Texas Rangers (2001)
Director: Steve Miner
Cast: James Van Der Beek, Rachael Leigh Cook, Ashton Kutcher
Synopsis: A ragtag group of youngsters band together after the American Civil War to form the Texas Rangers, a group charged with the dangerous, ruthless duty of cleaning up the West.
We all know that Hollywood filmmakers are quite prepared to place the ‘based on a true story’ precursor on their movie in order to establish a spurious degree of authenticity irrespective of whether any of the events depicted in their movie actually took place, but Steve Miner tramples all over his film’s credibility by making one of the first Texas Rangers a black man. A quick check on Google tells us that the Rangers didn’t employ their first black ranger until 1988, more than a century after the events depicted in this sorry attempt at macho posturing that is actually more of an unintentional comedy than an action-adventure.

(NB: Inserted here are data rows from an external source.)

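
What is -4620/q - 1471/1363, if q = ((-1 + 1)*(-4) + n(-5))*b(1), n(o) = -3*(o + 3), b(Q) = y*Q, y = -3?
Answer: 1045097/4089 ≈ 255.59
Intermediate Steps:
b(Q) = -3*Q
n(o) = -9 - 3*o (n(o) = -3*(3 + o) = -9 - 3*o)
q = -18 (q = ((-1 + 1)*(-4) + (-9 - 3*(-5)))*(-3*1) = (0*(-4) + (-9 + 15))*(-3) = (0 + 6)*(-3) = 6*(-3) = -18)
-4620/q - 1471/1363 = -4620/(-18) - 1471/1363 = -4620*(-1/18) - 1471*1/1363 = 770/3 - 1471/1363 = 1045097/4089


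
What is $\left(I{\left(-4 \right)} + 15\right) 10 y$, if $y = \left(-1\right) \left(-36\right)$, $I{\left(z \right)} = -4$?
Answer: $3960$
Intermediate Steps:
$y = 36$
$\left(I{\left(-4 \right)} + 15\right) 10 y = \left(-4 + 15\right) 10 \cdot 36 = 11 \cdot 10 \cdot 36 = 110 \cdot 36 = 3960$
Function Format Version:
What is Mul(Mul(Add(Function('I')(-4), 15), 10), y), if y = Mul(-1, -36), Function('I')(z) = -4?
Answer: 3960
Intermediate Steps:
y = 36
Mul(Mul(Add(Function('I')(-4), 15), 10), y) = Mul(Mul(Add(-4, 15), 10), 36) = Mul(Mul(11, 10), 36) = Mul(110, 36) = 3960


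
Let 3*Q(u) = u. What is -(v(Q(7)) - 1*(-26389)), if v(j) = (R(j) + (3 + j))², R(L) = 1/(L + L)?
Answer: -46604485/1764 ≈ -26420.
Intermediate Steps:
Q(u) = u/3
R(L) = 1/(2*L)
v(j) = (3 + j + 1/(2*j))² (v(j) = (1/(2*j) + (3 + j))² = (3 + j + 1/(2*j))²)
-(v(Q(7)) - 1*(-26389)) = -((1 + 2*((⅓)*7)*(3 + (⅓)*7))²/(4*((⅓)*7)²) - 1*(-26389)) = -((1 + 2*(7/3)*(3 + 7/3))²/(4*(7/3)²) + 26389) = -((¼)*(9/49)*(1 + 2*(7/3)*(16/3))² + 26389) = -((¼)*(9/49)*(1 + 224/9)² + 26389) = -((¼)*(9/49)*(233/9)² + 26389) = -((¼)*(9/49)*(54289/81) + 26389) = -(54289/1764 + 26389) = -1*46604485/1764 = -46604485/1764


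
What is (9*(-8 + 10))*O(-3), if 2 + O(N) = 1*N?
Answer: -90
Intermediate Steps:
O(N) = -2 + N (O(N) = -2 + 1*N = -2 + N)
(9*(-8 + 10))*O(-3) = (9*(-8 + 10))*(-2 - 3) = (9*2)*(-5) = 18*(-5) = -90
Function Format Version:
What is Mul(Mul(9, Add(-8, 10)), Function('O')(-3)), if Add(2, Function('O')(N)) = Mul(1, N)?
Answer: -90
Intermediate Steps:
Function('O')(N) = Add(-2, N) (Function('O')(N) = Add(-2, Mul(1, N)) = Add(-2, N))
Mul(Mul(9, Add(-8, 10)), Function('O')(-3)) = Mul(Mul(9, Add(-8, 10)), Add(-2, -3)) = Mul(Mul(9, 2), -5) = Mul(18, -5) = -90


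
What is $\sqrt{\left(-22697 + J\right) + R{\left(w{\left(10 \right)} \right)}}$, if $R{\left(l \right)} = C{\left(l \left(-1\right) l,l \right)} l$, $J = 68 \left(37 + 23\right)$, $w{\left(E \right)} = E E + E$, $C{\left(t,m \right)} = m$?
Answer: $7 i \sqrt{133} \approx 80.728 i$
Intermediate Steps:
$w{\left(E \right)} = E + E^{2}$ ($w{\left(E \right)} = E^{2} + E = E + E^{2}$)
$J = 4080$ ($J = 68 \cdot 60 = 4080$)
$R{\left(l \right)} = l^{2}$ ($R{\left(l \right)} = l l = l^{2}$)
$\sqrt{\left(-22697 + J\right) + R{\left(w{\left(10 \right)} \right)}} = \sqrt{\left(-22697 + 4080\right) + \left(10 \left(1 + 10\right)\right)^{2}} = \sqrt{-18617 + \left(10 \cdot 11\right)^{2}} = \sqrt{-18617 + 110^{2}} = \sqrt{-18617 + 12100} = \sqrt{-6517} = 7 i \sqrt{133}$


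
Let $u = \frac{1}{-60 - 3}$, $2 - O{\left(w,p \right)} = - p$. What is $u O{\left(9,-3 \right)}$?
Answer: $\frac{1}{63} \approx 0.015873$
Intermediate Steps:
$O{\left(w,p \right)} = 2 + p$ ($O{\left(w,p \right)} = 2 - - p = 2 + p$)
$u = - \frac{1}{63}$ ($u = \frac{1}{-63} = - \frac{1}{63} \approx -0.015873$)
$u O{\left(9,-3 \right)} = - \frac{2 - 3}{63} = \left(- \frac{1}{63}\right) \left(-1\right) = \frac{1}{63}$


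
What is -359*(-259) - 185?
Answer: 92796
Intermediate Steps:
-359*(-259) - 185 = 92981 - 185 = 92796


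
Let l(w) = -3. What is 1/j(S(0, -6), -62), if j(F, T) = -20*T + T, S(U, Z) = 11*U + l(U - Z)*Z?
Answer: 1/1178 ≈ 0.00084890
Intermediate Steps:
S(U, Z) = -3*Z + 11*U (S(U, Z) = 11*U - 3*Z = -3*Z + 11*U)
j(F, T) = -19*T
1/j(S(0, -6), -62) = 1/(-19*(-62)) = 1/1178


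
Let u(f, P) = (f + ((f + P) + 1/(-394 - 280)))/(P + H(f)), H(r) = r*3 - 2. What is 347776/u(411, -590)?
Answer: 150251056384/156367 ≈ 9.6089e+5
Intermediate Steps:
H(r) = -2 + 3*r (H(r) = 3*r - 2 = -2 + 3*r)
u(f, P) = (-1/674 + P + 2*f)/(-2 + P + 3*f) (u(f, P) = (f + ((f + P) + 1/(-394 - 280)))/(P + (-2 + 3*f)) = (f + ((P + f) + 1/(-674)))/(-2 + P + 3*f) = (f + ((P + f) - 1/674))/(-2 + P + 3*f) = (f + (-1/674 + P + f))/(-2 + P + 3*f) = (-1/674 + P + 2*f)/(-2 + P + 3*f))
347776/u(411, -590) = 347776/(((-1/674 - 590 + 2*411)/(-2 - 590 + 3*411))) = 347776/(((-1/674 - 590 + 822)/(-2 - 590 + 1233))) = 347776/(((156367/674)/641)) = 347776/(((1/641)*(156367/674))) = 347776/(156367/432034) = 347776*(432034/156367) = 150251056384/156367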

Dylan McDermott (Hardware, ‘Til There Was You) plays Leander McNelly a consumptive former Confederate Officer tasked with forming a unit of peace keepers known as the Texas Rangers to enforce law and order. After recruiting a group of callow, inexperienced youths, he sets his sights on cattle rustler and gang leader King Fisher (Alfred Molina – Raiders of the Lost Ark, The Hoax) a bad guy so villainous that he really should have a waxed moustache to toy with. McNelly’s problem, however, is that Fisher outwits him at almost every turn, which makes you wonder what exactly is in those books on military strategy that the ailing McNelly bequeaths to young Lincoln Dunnison (James Van Der Beek). Unlike McNelly, Dunnison’s reason for being in the Rangers is personal – he saw Fisher’s men gun down his parents and brother.
This is pretty awful stuff, packed with clichés and stereotypes. McDermott’s McNelly is sullen and perpetually weary, and spits out nuggets of so-called wisdom every time he opens his mouth. King Fisher, meanwhile, is a cartoon villain, pure evil who exists only to spread misery and ill-will (the real Fisher stopped doing bad things when asked and actually went on to be a respectable rancher), and Molina almost looks embarrassed to be playing the part at times. Van Der Beek makes a bland hero, and is easily overshadowed by a young Ashton Kutcher. If you like movies which have men firing two guns while running very fast, this is the one for you, but otherwise you’d be best off steering well clear.